Ordered released were Ilocos Norte financial officers Pedro Agcaoili, Evangeline Tabulog, Josephine Calajate, Eden Battulayan, Genedine Jambaro, and Encarnacion Gaor.
Surigao del Sur 2nd District Rep. Johnny Pimentel said the release of the Ilocos Six did not mean that his panel would end its inquiry.
“I want to make it clear that the release of the six officials does not mean that we are already terminating the proceedings,” he said in a press conference after the hearing.
He said Ilocos Norte Imee Marcos would be invited again to the next hearingon Aug. 9.
Marcos on Tuesday faced lawmakers at a congressional probe into the provincial capitol’s alleged misuse of P66.45 million worth of tobacco excise funds from 2011 to 2012 after they threatened to detain her if she refuses to testify.
“The two transactions were direct contracting. Direct contracting is something that the Bids and Awards Committee recommended that we had to resort to because there was only a single supplier that can comply with the requirements,” she said.
Marcos said only Foton had brand new, diesel-powered mini-trucks with the right specifications.
“The most important thing is that the government did not lose money,” Marcos said.
Marcos attended the hearing accompanied by her mother, Ilocos Norte Rep. Imelda Marcos and former senator Juan Ponce Enrile.
During the hearing, Marcos apologized before the panel over her statement that “yellow forces” offered P100 million to ensure her detention at the House.
“I apologize and withdraw the statement. It is my mere suspicion and even if there was a source, I withdraw my accusation,” Marcos said as she was pressed by Fariñas to reveal her source on the matter.
“I apologize to the congressmen if this is offensive…,” she said.
Marcos said she was happy her employees can finally go home to their families after 55 days in detention even as she said “there was no anomaly” and “no corruption” in all transactions on the purchases of motor vehicles.
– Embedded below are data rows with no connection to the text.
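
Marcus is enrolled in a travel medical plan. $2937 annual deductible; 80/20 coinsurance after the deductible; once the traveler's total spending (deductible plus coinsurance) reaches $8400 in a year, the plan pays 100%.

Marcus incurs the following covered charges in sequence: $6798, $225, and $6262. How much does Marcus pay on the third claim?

$1252.40

Bill 1, $6798: $2937 finishes the deductible; $3861 goes to coinsurance; 20% of $3861 = $772.20. Traveler pays $3709.20; OOP now $3709.20.
Bill 2, $225: deductible already satisfied, so traveler's share is 20% × $225 = $45. Traveler owes $45 (running OOP $3754.20).
Bill 3, $6262: deductible already satisfied, so traveler's share is 20% × $6262 = $1252.40. Traveler owes $1252.40 (running OOP $5006.60).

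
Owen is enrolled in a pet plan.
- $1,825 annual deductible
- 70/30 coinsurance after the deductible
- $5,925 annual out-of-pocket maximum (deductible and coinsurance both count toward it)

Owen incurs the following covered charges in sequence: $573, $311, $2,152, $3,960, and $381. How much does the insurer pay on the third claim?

Claim 1 ($573): all of it applies to the deductible. Cost to owner: $573. OOP to date $573. Insurer: $573 − $573 = $0.
Claim 2 ($311): entire amount goes to the deductible. Owner pays $311; OOP now $884. Insurer: $311 − $311 = $0.
Claim 3 ($2,152): deductible takes $941, $1,211 remains; owner's 30% is $363.30. Cost to owner: $1,304.30. OOP to date $2,188.30. Insurer: $2,152 − $1,304.30 = $847.70.

$847.70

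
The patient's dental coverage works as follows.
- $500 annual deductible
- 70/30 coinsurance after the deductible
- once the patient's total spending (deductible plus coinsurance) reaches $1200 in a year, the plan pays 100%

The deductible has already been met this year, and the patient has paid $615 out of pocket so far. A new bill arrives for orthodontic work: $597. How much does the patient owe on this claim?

With the deductible met, the entire $597 is subject to coinsurance.
Patient's 30% share of $597 is $179.10.
Total out-of-pocket so far would be $615 + $179.10 = $794.10, below the $1200 cap — no reduction.

$179.10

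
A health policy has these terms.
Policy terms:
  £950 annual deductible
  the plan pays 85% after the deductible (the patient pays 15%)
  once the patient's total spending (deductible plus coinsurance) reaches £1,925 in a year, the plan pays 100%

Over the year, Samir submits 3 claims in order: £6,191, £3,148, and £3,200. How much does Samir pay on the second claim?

#1 (£6,191): £950 to deductible, leaving £5,241; patient's 15% is £786.15. Patient pays £1,736.15; OOP now £1,736.15.
#2 (£3,148): deductible met; 15% of £3,148 = £472.20. OOP would hit £2,208.35 > £1,925, so the cap limits the patient to £1,925 − £1,736.15 = £188.85.

£188.85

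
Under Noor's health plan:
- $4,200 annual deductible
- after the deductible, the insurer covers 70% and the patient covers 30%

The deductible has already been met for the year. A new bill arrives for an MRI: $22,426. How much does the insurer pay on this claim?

$15,698.20

The deductible is already satisfied, so the full bill goes to coinsurance.
30% of $22,426 = $6,727.80 falls to the patient.
The insurer covers the remainder: $22,426 − $6,727.80 = $15,698.20.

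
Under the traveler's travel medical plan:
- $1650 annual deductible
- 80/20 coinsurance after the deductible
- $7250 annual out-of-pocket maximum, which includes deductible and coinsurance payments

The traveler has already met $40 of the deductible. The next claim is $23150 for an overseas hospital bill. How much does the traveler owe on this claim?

Deductible still to meet: $1650 − $40 = $1610.
After the $1610 deductible portion, $23150 − $1610 = $21540 is subject to coinsurance.
Coinsurance: $21540 × 20% = $4308.
Traveler responsibility before any cap: $1610 + $4308 = $5918.
Year-to-date out-of-pocket becomes $40 + $5918 = $5958, still under the $7250 maximum, so no cap applies.

$5918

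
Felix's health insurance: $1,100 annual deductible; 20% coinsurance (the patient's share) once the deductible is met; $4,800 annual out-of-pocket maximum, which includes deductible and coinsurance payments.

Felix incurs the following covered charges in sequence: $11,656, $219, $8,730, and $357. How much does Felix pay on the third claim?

$1,545

#1 ($11,656): deductible takes $1,100, $10,556 remains; 20% of $10,556 = $2,111.20. Patient pays $3,211.20; OOP now $3,211.20.
#2 ($219): deductible already satisfied, so patient's share is 20% × $219 = $43.80. Cost to patient: $43.80. OOP to date $3,255.
#3 ($8,730): 20% coinsurance on $8,730 = $1,746. That would push OOP to $5,001, over the $4,800 cap, so patient pays $4,800 − $3,255 = $1,545.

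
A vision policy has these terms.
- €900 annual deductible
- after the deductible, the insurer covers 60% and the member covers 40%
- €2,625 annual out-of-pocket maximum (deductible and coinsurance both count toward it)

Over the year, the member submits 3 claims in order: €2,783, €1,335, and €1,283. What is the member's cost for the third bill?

€437.80

#1 (€2,783): deductible takes €900, €1,883 remains; member's 40% is €753.20. Cost to member: €1,653.20. OOP to date €1,653.20.
#2 (€1,335): deductible met; 40% of €1,335 = €534. Member pays €534; OOP now €2,187.20.
#3 (€1,283): deductible met; 40% of €1,283 = €513.20. Adding that to €2,187.20 gives €2,700.40, past the €2,625 cap; member pays only €2,625 − €2,187.20 = €437.80.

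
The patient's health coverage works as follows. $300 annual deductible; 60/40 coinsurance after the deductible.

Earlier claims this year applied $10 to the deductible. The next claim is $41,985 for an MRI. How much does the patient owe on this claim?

$16,968

Remaining deductible: $300 − $10 = $290.
After the $290 deductible portion, $41,985 − $290 = $41,695 is subject to coinsurance.
Patient's 40% share of $41,695 is $16,678.
That puts the patient's cost at $290 + $16,678 = $16,968.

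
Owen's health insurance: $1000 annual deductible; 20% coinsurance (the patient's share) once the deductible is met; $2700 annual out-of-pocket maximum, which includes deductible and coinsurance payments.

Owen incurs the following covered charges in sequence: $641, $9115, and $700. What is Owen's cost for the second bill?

$2059

Claim 1 ($641): fully absorbed by the deductible. Cost to patient: $641. OOP to date $641.
Claim 2 ($9115): $359 to deductible, leaving $8756; patient's 20% is $1751.20. Deductible plus coinsurance: $359 + $1751.20 = $2110.20. That would push OOP to $2751.20, over the $2700 cap, so patient pays $2700 − $641 = $2059.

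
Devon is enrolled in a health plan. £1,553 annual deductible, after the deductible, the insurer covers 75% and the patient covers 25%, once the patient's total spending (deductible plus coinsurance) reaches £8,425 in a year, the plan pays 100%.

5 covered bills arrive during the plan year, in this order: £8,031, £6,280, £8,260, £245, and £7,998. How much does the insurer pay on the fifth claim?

Bill 1, £8,031: £1,553 finishes the deductible; £6,478 goes to coinsurance; 25% of £6,478 = £1,619.50. Cost to patient: £3,172.50. OOP to date £3,172.50. Plan pays £8,031 − £3,172.50 = £4,858.50.
Bill 2, £6,280: deductible met; 25% of £6,280 = £1,570. Patient owes £1,570 (running OOP £4,742.50). Plan pays £6,280 − £1,570 = £4,710.
Bill 3, £8,260: 25% coinsurance on £8,260 = £2,065. Cost to patient: £2,065. OOP to date £6,807.50. Plan pays £8,260 − £2,065 = £6,195.
Bill 4, £245: deductible met; 25% of £245 = £61.25. Patient owes £61.25 (running OOP £6,868.75). Insurer: £245 − £61.25 = £183.75.
Bill 5, £7,998: 25% coinsurance on £7,998 = £1,999.50. Adding that to £6,868.75 gives £8,868.25, past the £8,425 cap; patient pays only £8,425 − £6,868.75 = £1,556.25. Plan pays £7,998 − £1,556.25 = £6,441.75.

£6,441.75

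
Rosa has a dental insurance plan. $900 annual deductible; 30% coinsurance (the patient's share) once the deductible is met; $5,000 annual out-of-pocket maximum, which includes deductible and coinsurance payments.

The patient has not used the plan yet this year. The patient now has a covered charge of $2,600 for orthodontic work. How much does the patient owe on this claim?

The full $900 deductible is still open; $900 of this bill applies to it.
That leaves $2,600 − $900 = $1,700 for coinsurance.
30% of $1,700 = $510 falls to the patient.
So the patient owes $900 + $510 = $1,410 before any cap.
Year-to-date out-of-pocket becomes $0 + $1,410 = $1,410, still under the $5,000 maximum, so no cap applies.

$1,410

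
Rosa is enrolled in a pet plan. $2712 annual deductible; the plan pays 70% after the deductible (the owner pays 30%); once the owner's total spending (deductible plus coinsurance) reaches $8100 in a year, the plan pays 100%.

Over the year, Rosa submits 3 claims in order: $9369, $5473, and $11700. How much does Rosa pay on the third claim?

Claim 1 — $9369: $2712 finishes the deductible; $6657 goes to coinsurance; owner's 30% is $1997.10. Cost to owner: $4709.10. OOP to date $4709.10.
Claim 2 — $5473: deductible already satisfied, so owner's share is 30% × $5473 = $1641.90. Owner owes $1641.90 (running OOP $6351).
Claim 3 — $11700: deductible met; 30% of $11700 = $3510. Adding that to $6351 gives $9861, past the $8100 cap; owner pays only $8100 − $6351 = $1749.

$1749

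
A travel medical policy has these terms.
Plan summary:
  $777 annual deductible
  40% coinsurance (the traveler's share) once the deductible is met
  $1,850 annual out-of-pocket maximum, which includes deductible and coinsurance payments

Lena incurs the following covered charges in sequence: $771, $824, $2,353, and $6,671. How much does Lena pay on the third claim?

$745.80

Claim 1 — $771: fully absorbed by the deductible. Traveler owes $771 (running OOP $771).
Claim 2 — $824: $6 to deductible, leaving $818; 40% of $818 = $327.20. Traveler pays $333.20; OOP now $1,104.20.
Claim 3 — $2,353: 40% coinsurance on $2,353 = $941.20. Adding that to $1,104.20 gives $2,045.40, past the $1,850 cap; traveler pays only $1,850 − $1,104.20 = $745.80.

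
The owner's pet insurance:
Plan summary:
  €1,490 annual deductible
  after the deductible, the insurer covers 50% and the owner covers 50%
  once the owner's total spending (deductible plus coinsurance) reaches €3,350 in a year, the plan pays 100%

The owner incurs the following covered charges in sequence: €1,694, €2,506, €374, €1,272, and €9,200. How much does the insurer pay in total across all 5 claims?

€11,696

Bill 1, €1,694: €1,490 to deductible, leaving €204; owner's 50% is €102. Cost to owner: €1,592. OOP to date €1,592. Insurer: €1,694 − €1,592 = €102.
Bill 2, €2,506: 50% coinsurance on €2,506 = €1,253. Owner pays €1,253; OOP now €2,845. Plan pays €2,506 − €1,253 = €1,253.
Bill 3, €374: 50% coinsurance on €374 = €187. Owner pays €187; OOP now €3,032. Plan pays €374 − €187 = €187.
Bill 4, €1,272: 50% coinsurance on €1,272 = €636. Adding that to €3,032 gives €3,668, past the €3,350 cap; owner pays only €3,350 − €3,032 = €318. Plan pays €1,272 − €318 = €954.
Bill 5, €9,200: 50% coinsurance on €9,200 = €4,600. OOP would hit €7,950 > €3,350, so the cap limits the owner to €3,350 − €3,350 = €0. Plan pays €9,200 − €0 = €9,200.
Insurer total = bills − owner's total = €15,046 − €3,350 = €11,696.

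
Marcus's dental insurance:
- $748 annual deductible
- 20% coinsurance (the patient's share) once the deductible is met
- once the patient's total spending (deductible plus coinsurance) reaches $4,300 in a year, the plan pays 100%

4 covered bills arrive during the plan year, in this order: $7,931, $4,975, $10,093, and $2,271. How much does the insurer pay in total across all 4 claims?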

The six Ilocos Norte employees admitted Tuesday they made the transactions involving the alleged anomalous procurement of the provincial government”s 115 vehicles using tobacco excise tax funds.
The House committee on good government and public accountability has been investigating the transactions involving the Ilocos Norte provincial government’s purchase of 115 vehicles worth P66.4 million using the province’s share in the proceeds from excise taxes collected from locally produced Virginia-type cigarettes.
The vehicles–40 multicabs worth P18.6 million, five second hand Hyundai buses costing P15.3 million and 70 mini-trucks priced at P32.5 million—were procured in 2011 and 2012 using cash advances from the tobacco excise tax proceeds instead of undergoing public bidding.
Marcos stayed away from two previous hearings, prompting the committee members to issue her a warning that she would be arrested if she failed to appear again.